Just seen the video above and wondered where I can find the tenant rent increase template?.
I have not raised rents in many years but starting to now so could do with an explanation to them as they all think I am loaded..lol
I am just taking less profit from rental income stream
But increasing rents as well where the opportunity arises
Profits went up significantly when rates came down so it was nice why it lasted
May fix for 10 years but not at the mo
Buying the odd unit cash so the rent will service the increasing effect over the next 4 years
An extra 5K rental income will help soften the blow
If I buy at 100K and it goes up 5% pa as well then I in effect get it back so no net loss
Do something else maybe but just because i can
I may start a cool nightclub and call it `Section 24 `
I expect the domain name has been taken by now though and the brand name patented
Jonathan Clarke. http://www.buytoletmk.com
My suggestion is set a weekly standing order with HMRC paying ur yearly tax bill over 52 weeks - on 31st Jan 2018 u know ur tax bill total for 16/17 - starting 1st Friday in Feb pay 1/52 of that bill to HMRC, come 31st July 18 when u have to prepay 50% ur tax bill for 17/18, u will hv already paid 26 weekly instalments and hence nothing to pay, on 31st Jan 19 when u got the remaining 50% to pay + the balancing payment, u will find u hv paid the 26 weeks again, leaving u only to pay the balancing amount.
This is hugely beneficial cause it keeps u ahead of ur liability and prevents the stress and need to ascertain where and who u are going to goto to fund the tax bill due, I've been doing it past 7 years and truly is best thing I've done in business - my bank / any lender loves it and gives you a serious level of confidence so that if & when u approach them for lending they see you are prudent in ur financial affairs/ liabilities due.
Good shout Maz.

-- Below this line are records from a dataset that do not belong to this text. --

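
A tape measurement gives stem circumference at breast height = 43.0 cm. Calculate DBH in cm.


Formula: DBH = C / pi
DBH = 43.0 / pi
pi = 3.14159...
DBH = 13.7 cm

13.7


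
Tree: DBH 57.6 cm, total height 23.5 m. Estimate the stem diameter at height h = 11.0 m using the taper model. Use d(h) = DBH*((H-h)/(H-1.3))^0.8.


Taper: d(h) = DBH * ((H - h) / (H - 1.3))^0.8
Numerator = H - h = 23.5 - 11.0 = 12.5 m
Denominator = H - 1.3 = 23.5 - 1.3 = 22.2 m
Ratio = 12.5 / 22.2 = 0.56306
d = 57.6 * 0.56306^0.8 = 36.4 cm

36.4


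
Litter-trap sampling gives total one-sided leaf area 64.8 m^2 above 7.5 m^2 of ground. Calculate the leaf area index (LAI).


Formula: LAI = total leaf area / ground area  (dimensionless)
LAI = 64.8 m^2 / 7.5 m^2
LAI = 8.64

8.64


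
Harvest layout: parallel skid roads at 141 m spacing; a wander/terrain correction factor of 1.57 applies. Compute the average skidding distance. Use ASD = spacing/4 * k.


Formula: ASD = (spacing / 4) * correction
Uncorrected distance = spacing / 4 = 141 / 4 = 35.25 m
ASD = 35.25 * 1.57 = 55 m

55


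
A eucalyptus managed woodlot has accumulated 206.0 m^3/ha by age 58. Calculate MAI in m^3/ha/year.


Formula: MAI = Total Volume / Stand Age
MAI = 206.0 m^3/ha / 58 years
MAI = 3.55 m^3/ha/year

3.55


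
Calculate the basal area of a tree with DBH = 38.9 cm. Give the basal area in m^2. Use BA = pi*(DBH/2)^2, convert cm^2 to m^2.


Formula: BA = pi * (DBH/2)^2 / 10000  (cm^2 to m^2)
Radius = DBH/2 = 38.9/2 = 19.45 cm
BA = pi * 19.45^2 / 10000
   = 1188.4724 cm^2 / 10000
   = 0.1188 m^2

0.1188


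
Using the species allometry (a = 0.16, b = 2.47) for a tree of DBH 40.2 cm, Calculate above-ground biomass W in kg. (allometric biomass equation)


Formula: W = a * DBH^b  (allometric power law)
DBH^b = 40.2^2.47 = 9171.4574
W = 0.16 * 9171.4574 = 1467.4 kg

1467.4


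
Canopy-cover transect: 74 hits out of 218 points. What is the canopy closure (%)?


Formula: Canopy closure = covered points / total points * 100
Closure = 74 / 218 * 100
Closure = 0.3394 * 100 = 33.9%

33.9


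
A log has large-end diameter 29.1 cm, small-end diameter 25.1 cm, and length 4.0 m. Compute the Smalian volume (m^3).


Smalian: V = (A1 + A2)/2 * L,  A = pi*(D/200)^2
A1 = pi*(29.1/200)^2 = 0.066508 m^2
A2 = pi*(25.1/200)^2 = 0.049481 m^2
V = (0.066508+0.049481)/2*4.0 = 0.232 m^3

0.232


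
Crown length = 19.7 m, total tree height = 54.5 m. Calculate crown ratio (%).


Formula: Crown Ratio = (Crown Length / Total Height) * 100
CR = (19.7 m / 54.5 m) * 100
CR = 0.3615 * 100 = 36.1%

36.1


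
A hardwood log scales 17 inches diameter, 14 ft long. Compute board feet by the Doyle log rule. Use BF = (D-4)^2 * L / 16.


Doyle: BF = (D - 4)^2 * L / 16
Adjusted diameter = 17 - 4 = 13 in
(D-4)^2 = 13^2 = 169
BF = 169 * 14 / 16 = 148 BF

148


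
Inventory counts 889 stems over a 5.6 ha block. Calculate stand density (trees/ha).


Formula: Stand Density = N_trees / Area_ha
Density = 889 trees / 5.6 ha
Density = 159 trees/ha

159


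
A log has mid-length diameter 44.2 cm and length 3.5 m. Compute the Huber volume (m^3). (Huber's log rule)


Huber: V = Am * L,  Am = pi*(Dm/200)^2
Am = pi*(44.2/200)^2 = 0.153439 m^2
V = 0.153439*3.5 = 0.537 m^3

0.537


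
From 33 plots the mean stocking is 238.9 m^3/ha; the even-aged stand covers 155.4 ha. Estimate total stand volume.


Formula: Total Volume = Mean Volume per ha * Total Area
Total Volume = 238.9 m^3/ha * 155.4 ha
Total Volume = 37125 m^3

37125


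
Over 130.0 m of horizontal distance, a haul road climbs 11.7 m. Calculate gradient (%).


Formula: Gradient = rise / run * 100
Gradient = 11.7 / 130.0 * 100 = 9.0%

9.0


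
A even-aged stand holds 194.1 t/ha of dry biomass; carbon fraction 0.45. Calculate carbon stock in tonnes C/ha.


Formula: Carbon Stock = Biomass * Carbon Fraction
C = 194.1 t/ha * 0.45
C = 87.3 t C/ha

87.3


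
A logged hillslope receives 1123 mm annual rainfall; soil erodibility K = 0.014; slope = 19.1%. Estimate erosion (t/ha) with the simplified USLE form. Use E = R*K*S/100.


Formula: E = R * K * S / 100  (simplified USLE)
R * K = 1123 * 0.014 = 15.722
E = 15.722 * 19.1 / 100 = 3.0 t/ha

3.0


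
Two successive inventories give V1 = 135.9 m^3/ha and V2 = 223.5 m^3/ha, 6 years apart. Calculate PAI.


Formula: PAI = (V_T2 - V_T1) / (T2 - T1)
Volume increment = 223.5 - 135.9 = 87.6 m^3/ha
PAI = 87.6 / 6 = 14.6 m^3/ha/year

14.6


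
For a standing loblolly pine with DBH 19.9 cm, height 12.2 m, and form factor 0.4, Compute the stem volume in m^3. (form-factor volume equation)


Formula: V = pi * (DBH/200)^2 * H * ff
Radius = DBH/200 = 19.9/200 = 0.0995 m
Radius^2 = 0.0995^2 = 0.00990025 m^2
V = pi * 0.00990025 * 12.2 * 0.4
V = 0.152 m^3

0.152


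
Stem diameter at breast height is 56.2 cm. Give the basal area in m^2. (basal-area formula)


Formula: BA = pi * (DBH/2)^2 / 10000  (cm^2 to m^2)
Radius = DBH/2 = 56.2/2 = 28.1 cm
BA = pi * 28.1^2 / 10000
   = 2480.633 cm^2 / 10000
   = 0.2481 m^2

0.2481


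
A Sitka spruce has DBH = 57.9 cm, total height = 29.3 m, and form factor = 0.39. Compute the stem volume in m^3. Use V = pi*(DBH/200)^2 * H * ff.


Formula: V = pi * (DBH/200)^2 * H * ff
Radius = DBH/200 = 57.9/200 = 0.2895 m
Radius^2 = 0.2895^2 = 0.08381025 m^2
V = pi * 0.08381025 * 29.3 * 0.39
V = 3.009 m^3

3.009


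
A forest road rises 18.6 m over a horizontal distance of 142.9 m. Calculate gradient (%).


Formula: Gradient = rise / run * 100
Gradient = 18.6 / 142.9 * 100 = 13.0%

13.0


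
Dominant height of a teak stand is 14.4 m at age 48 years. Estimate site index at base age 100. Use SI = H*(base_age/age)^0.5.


Formula: SI = H_dom * (base_age / age)^0.5
Age ratio = 100 / 48 = 2.08333
sqrt(age_ratio) = 1.44338
SI = 14.4 * 1.44338 = 20.8 m

20.8


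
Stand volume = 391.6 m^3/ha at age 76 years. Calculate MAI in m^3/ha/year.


Formula: MAI = Total Volume / Stand Age
MAI = 391.6 m^3/ha / 76 years
MAI = 5.15 m^3/ha/year

5.15


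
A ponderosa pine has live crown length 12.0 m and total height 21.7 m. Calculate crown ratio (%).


Formula: Crown Ratio = (Crown Length / Total Height) * 100
CR = (12.0 m / 21.7 m) * 100
CR = 0.553 * 100 = 55.3%

55.3


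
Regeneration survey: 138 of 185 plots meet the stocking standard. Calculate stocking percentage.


Formula: Stocking % = stocked plots / total plots * 100
Stocking = 138 / 185 * 100
Stocking = 0.7459 * 100 = 74.6%

74.6


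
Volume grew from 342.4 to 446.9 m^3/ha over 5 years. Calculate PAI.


Formula: PAI = (V_T2 - V_T1) / (T2 - T1)
Volume increment = 446.9 - 342.4 = 104.5 m^3/ha
PAI = 104.5 / 5 = 20.9 m^3/ha/year

20.9


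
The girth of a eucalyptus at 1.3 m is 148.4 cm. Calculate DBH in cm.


Formula: DBH = C / pi
DBH = 148.4 / pi
pi = 3.14159...
DBH = 47.2 cm

47.2


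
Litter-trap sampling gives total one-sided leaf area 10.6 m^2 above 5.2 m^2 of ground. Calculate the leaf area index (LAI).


Formula: LAI = total leaf area / ground area  (dimensionless)
LAI = 10.6 m^2 / 5.2 m^2
LAI = 2.04

2.04


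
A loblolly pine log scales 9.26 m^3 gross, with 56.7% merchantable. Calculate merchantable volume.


Formula: MV = V_total * (merchantable_pct / 100)
Merchantable fraction = 56.7% / 100 = 0.567
MV = 9.26 m^3 * 0.567 = 5.25 m^3

5.25


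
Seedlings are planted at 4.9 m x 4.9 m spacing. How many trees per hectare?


Formula: TPH = 10000 m^2/ha / (spacing_x * spacing_y)
Area per tree = 4.9 m * 4.9 m = 24.01 m^2
TPH = 10000 / 24.01 = 416 trees/ha

416


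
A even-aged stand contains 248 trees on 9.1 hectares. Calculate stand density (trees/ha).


Formula: Stand Density = N_trees / Area_ha
Density = 248 trees / 9.1 ha
Density = 27 trees/ha

27


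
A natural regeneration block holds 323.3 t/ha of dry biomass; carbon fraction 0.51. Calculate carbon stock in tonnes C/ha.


Formula: Carbon Stock = Biomass * Carbon Fraction
C = 323.3 t/ha * 0.51
C = 164.9 t C/ha

164.9


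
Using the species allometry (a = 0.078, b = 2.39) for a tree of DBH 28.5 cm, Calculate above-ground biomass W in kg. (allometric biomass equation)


Formula: W = a * DBH^b  (allometric power law)
DBH^b = 28.5^2.39 = 2999.7096
W = 0.078 * 2999.7096 = 234.0 kg

234.0


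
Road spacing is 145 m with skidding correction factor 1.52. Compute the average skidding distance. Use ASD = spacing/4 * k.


Formula: ASD = (spacing / 4) * correction
Uncorrected distance = spacing / 4 = 145 / 4 = 36.25 m
ASD = 36.25 * 1.52 = 55 m

55


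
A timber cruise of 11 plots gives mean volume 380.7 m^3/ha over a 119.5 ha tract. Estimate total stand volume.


Formula: Total Volume = Mean Volume per ha * Total Area
Total Volume = 380.7 m^3/ha * 119.5 ha
Total Volume = 45494 m^3

45494


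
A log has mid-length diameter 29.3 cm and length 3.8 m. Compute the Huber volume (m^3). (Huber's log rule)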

There is the option on HMRC to set up a direct debit, but I believe it is monthly.
Not sure if I want to pay the tax man before I have to
I would prefer to invest that money in my own BTL rather than give it prematurely to HMRC
Buy a BTL on 6th April 2017 and not have to pay tax on the rental income until 31st Jan 2019
As investors surely our tax bills shouldn't come as a shock and they are factored in in advance
Better to aim to make 20% ROI on our own cash rather than give to HMRC before its due
Totally agreed re: paying up-front.
Better to put £x per month into an easy-access ISA or similar incase a little Bobby Dazzler of a deal comes along.
It's not as if you get a thank-you card for paying it off early anyway!